No banco açoriano, um homem festejava efusivamente, pois sabia melhor do que ninguém a dimensão do que, aos 44 minutos, acontecia no jogo. Manuel Fernandes era esse homem e é também a causa de Gamboa se entristecer um pouco ao lembrar os golos ao Grand Danois, como era conhecido Schmeichel.

«O Manuel Fernandes é alguém por quem tenho imenso respeito, foi um grande jogador e ninguém lhe vai ensinar nada. Transmitiu imenso conhecimento, sobretudo a nós, que jogávamos na frente. Quando nos lembramos do Schmeichel, dizemos que ele era um treinador em campo. É o que me relembro dele, tirando a parte técnica e desportiva, claro. Mas deixou-me um pouco triste com algumas declarações que terá feito sobre o Manuel Fernandes, o que me tira um pouco o orgulho de ter feito golos a esse guarda-redes.»

Jorge Gamboa com Robert Enke, num Santa Clara-Benfica FOTO: Santa Clara

O Sporting reage aos golos de Gamboa, já depois de Edmilson ter desperdiçado um penálti para fazer o 1-1. O brasileiro marca de cabeça aos 53 e é Beto Acosta que transforma uma tarde inesquecível de Gamboa «num resultado que não foi totalmente satisfatório».

Ainda assim, foi o melhor que os açorianos conseguiram frente ao Sporting em todos os jogos em Ponta Delgada.

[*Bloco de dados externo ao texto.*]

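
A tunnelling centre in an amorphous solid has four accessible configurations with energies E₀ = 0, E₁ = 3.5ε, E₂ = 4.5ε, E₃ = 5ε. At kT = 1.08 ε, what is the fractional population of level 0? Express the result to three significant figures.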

Nesta sexta-feira, têm ocasião para emendar a última frase ou pelo menos fazer igual. Já Gamboa, que esteve «ligado a uma empresa de scouting» e que hoje faz «alguns trabalhos num clube da II Liga, sem grande compromisso», poderá recordar todos os golos que fizera ao Sporting. Esses pelo Santa Clara e outros: «Na formação, quando eu jogava no FC Porto, o Sporting era cliente habitual. Fiz cinco jogos, marquei quatro golos.» Quatro gambas, seriam?